Since then, compiling the few documents I could find on that ancestor revealed that his name might also be spelled Tison, as was shown in records of the long and drawn out settlement of Job's estate. By that point, though, I had already posted articles about my research of this family using the keyword prompted by my first discovery—spelling the surname as Tyson—so that set my path on the blog. But for research? Every step became a double approach, looking for each of two spellings—or inserting the handy wildcard symbol when using search engines which offered that option.
Once having set my mind to being open to such spelling variations, perhaps I chose a more liberal path than I should have followed, for when I finally found a record tying my Job Tison to his supposed roots in Pitt County, North Carolina, I just figured the record for "Joab" Tyson in the 1790 census would simply be one more example of my spelling predicament. I assumed this was someone's best attempt at phonetic spelling of a less common given name.
Having thought this over, once I decided to work on Job's puzzle for this month's Twelve Most Wanted, I realized a possible error.
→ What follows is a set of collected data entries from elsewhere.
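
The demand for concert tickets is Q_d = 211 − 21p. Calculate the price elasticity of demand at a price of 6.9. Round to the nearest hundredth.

-2.19

At p = 6.9, Q_d = 66.1.
dQ_d/dp = −21.
Point elasticity E = (dQ_d/dp)·(p/Q_d) = -21 × 6.9/66.1 ≈ -2.19.
|E| > 1, so demand is elastic at this price.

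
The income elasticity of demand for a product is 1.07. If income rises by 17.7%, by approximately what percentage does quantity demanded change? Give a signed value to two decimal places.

%ΔQ ≈ E × %ΔI = (1.07) × (17.7%) ≈ 18.94%.

18.94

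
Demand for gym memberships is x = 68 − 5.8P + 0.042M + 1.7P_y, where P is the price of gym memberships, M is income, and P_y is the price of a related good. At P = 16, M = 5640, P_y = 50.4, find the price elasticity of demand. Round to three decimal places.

Substituting, x = 68 − 5.8(16) + 0.042(5640) + 1.7(50.4) = 68 − 92.8 + 236.88 + 85.68 = 297.76.
∂x/∂P = −5.8, so E_p = (−5.8)·(16/297.76) ≈ -0.312.
|E_p| < 1: demand is inelastic.

-0.312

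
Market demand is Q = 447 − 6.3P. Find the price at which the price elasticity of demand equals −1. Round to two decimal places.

For linear demand Q = a − bP, E = −bP/(a − bP). |E| = 1 ⇒ bP = a − bP ⇒ P = a/(2b).
P = 447/(2·6.3) ≈ 35.48.

35.48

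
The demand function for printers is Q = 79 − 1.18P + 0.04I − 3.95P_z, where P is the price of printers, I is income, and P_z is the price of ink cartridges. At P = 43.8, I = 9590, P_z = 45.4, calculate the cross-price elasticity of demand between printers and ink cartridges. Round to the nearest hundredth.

-0.77

Evaluating quantity at (P, I, P_z) gives Q = 79 − 1.18(43.8) + 0.04(9590) − 3.95(45.4) = 79 − 51.684 + 383.6 − 179.33 = 231.586.
∂Q/∂P_z = −3.95, so E_xy = -3.95·(45.4/231.586) ≈ -0.77.
E_xy < 0: the goods are complements.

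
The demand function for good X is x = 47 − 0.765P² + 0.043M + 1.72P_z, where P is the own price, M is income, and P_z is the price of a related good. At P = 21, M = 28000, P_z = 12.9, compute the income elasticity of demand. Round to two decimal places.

Substituting, x = 47 − 0.765(21)² + 0.043(28000) + 1.72(12.9) = 47 − 337.365 + 1204 + 22.188 = 935.823.
∂x/∂M = +0.043, so E_I = 0.043·(28000/935.823) ≈ 1.29.
E_I > 1: normal good (luxury).

1.29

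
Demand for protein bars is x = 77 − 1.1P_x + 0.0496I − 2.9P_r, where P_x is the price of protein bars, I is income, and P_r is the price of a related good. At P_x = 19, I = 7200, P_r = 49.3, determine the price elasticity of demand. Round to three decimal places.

-0.077

First evaluate x: 77 − 1.1(19) + 0.0496(7200) − 2.9(49.3) = 77 − 20.9 + 357.12 − 142.97 = 270.25.
∂x/∂P_x = −1.1, so E_p = (−1.1)·(19/270.25) ≈ -0.077.
|E_p| < 1: demand is inelastic.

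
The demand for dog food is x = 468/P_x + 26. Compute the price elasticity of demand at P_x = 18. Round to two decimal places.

-0.50

At P_x = 18, x = 52.
dx/dP_x = −468/P_x² = −1.4444.
Point elasticity E = (dx/dP_x)·(P_x/x) = -1.4444 × 18/52 ≈ -0.50.
|E| < 1, so demand is inelastic at this price.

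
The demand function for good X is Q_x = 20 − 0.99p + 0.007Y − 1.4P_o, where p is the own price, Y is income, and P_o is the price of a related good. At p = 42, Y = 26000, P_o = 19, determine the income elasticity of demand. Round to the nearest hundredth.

1.36

Q_x = 20 − 0.99(42) + 0.007(26000) − 1.4(19) = 20 − 41.58 + 182 − 26.6 = 133.82.
∂Q_x/∂Y = +0.007, so E_I = 0.007·(26000/133.82) ≈ 1.36.
E_I > 1: normal good (luxury).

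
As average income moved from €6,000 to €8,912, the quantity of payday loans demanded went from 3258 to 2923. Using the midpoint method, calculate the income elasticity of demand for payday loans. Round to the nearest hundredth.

-0.28

%ΔQ = (2923 − 3258)/[(3258+2923)/2] = -335/3090.5 ≈ -0.1084.
%ΔY = (8,912 − 6,000)/[(6,000+8,912)/2] = 2912/7456 ≈ 0.3906.
E_I = %ΔQ/%ΔY ≈ -0.28.
E_I < 0: inferior good.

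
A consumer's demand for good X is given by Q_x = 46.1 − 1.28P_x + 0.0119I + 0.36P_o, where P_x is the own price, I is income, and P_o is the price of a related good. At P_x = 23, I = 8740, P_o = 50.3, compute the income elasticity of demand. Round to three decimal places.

0.749

Q_x = 46.1 − 1.28(23) + 0.0119(8740) + 0.36(50.3) = 46.1 − 29.44 + 104.006 + 18.108 = 138.774.
∂Q_x/∂I = +0.0119, so E_I = 0.0119·(8740/138.774) ≈ 0.749.
E_I ∈ (0,1): normal good (necessity).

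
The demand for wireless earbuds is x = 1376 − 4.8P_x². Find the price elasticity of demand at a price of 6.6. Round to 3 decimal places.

-0.358

At P_x = 6.6, x = 1166.912.
dx/dP_x = −2·4.8·P_x = −63.36.
Point elasticity E = (dx/dP_x)·(P_x/x) = -63.36 × 6.6/1166.912 ≈ -0.358.
|E| < 1, so demand is inelastic at this price.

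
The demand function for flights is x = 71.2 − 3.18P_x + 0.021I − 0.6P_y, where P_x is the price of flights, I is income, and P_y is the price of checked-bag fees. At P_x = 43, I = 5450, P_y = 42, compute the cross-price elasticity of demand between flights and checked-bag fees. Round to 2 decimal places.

x = 71.2 − 3.18(43) + 0.021(5450) − 0.6(42) = 71.2 − 136.74 + 114.45 − 25.2 = 23.71.
∂x/∂P_y = −0.6, so E_xy = -0.6·(42/23.71) ≈ -1.06.
E_xy < 0: the goods are complements.

-1.06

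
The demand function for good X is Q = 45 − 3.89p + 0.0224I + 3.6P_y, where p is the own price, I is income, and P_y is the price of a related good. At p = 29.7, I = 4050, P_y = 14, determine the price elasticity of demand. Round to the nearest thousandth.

Substituting, Q = 45 − 3.89(29.7) + 0.0224(4050) + 3.6(14) = 45 − 115.533 + 90.72 + 50.4 = 70.587.
∂Q/∂p = −3.89, so E_p = (−3.89)·(29.7/70.587) ≈ -1.637.
|E_p| > 1: demand is elastic.

-1.637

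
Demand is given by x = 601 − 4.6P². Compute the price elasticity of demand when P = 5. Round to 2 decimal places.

At P = 5, x = 486.
dx/dP = −2·4.6·P = −46.
Point elasticity E = (dx/dP)·(P/x) = -46 × 5/486 ≈ -0.47.
|E| < 1, so demand is inelastic at this price.

-0.47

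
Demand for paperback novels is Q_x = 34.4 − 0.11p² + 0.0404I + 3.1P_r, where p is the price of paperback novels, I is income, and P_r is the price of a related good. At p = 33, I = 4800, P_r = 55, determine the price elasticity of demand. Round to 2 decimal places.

-0.86

At the given point, Q_x = 34.4 − 0.11(33)² + 0.0404(4800) + 3.1(55) = 34.4 − 119.79 + 193.92 + 170.5 = 279.03.
∂Q_x/∂p = −2·0.11·p = -7.26, so E_p = -7.26·(33/279.03) ≈ -0.86.
|E_p| < 1: demand is inelastic.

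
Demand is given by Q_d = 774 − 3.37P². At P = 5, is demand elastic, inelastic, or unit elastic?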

While people today might assume that Joab could be an alternate and phonetic variation on the name Job, its biblical source shows us that those were two different names with different pronunciations. Job, the name of the long-suffering ancient man of the Old Testament, was a name pronounced with a long "o" sound, not a short "o" for the word referring to one's work or career. The name Joab, another biblical name, was actually pronounced with two syllables, Jo - ab.
Yes, I already knew that. I just got caught up in the spelling conundrum and made an assumption. Of course the biblical characters Job and Joab were two separate individuals with different names. But that was then, and now I was working on records from the eighteenth century.
That realization now had me left with not one document at all which could connect Job Tison to North Carolina. Perhaps, I thought, a detour down a different document trail might lead me to a more helpful vantage point for finding Job's origin, whether it was in North Carolina or elsewhere. I decided to take a second look at the friends, associates, and neighbors for my Tison family in Glynn County, Georgia, to see whether any clues could be found to point the way backwards in time for this Tison family.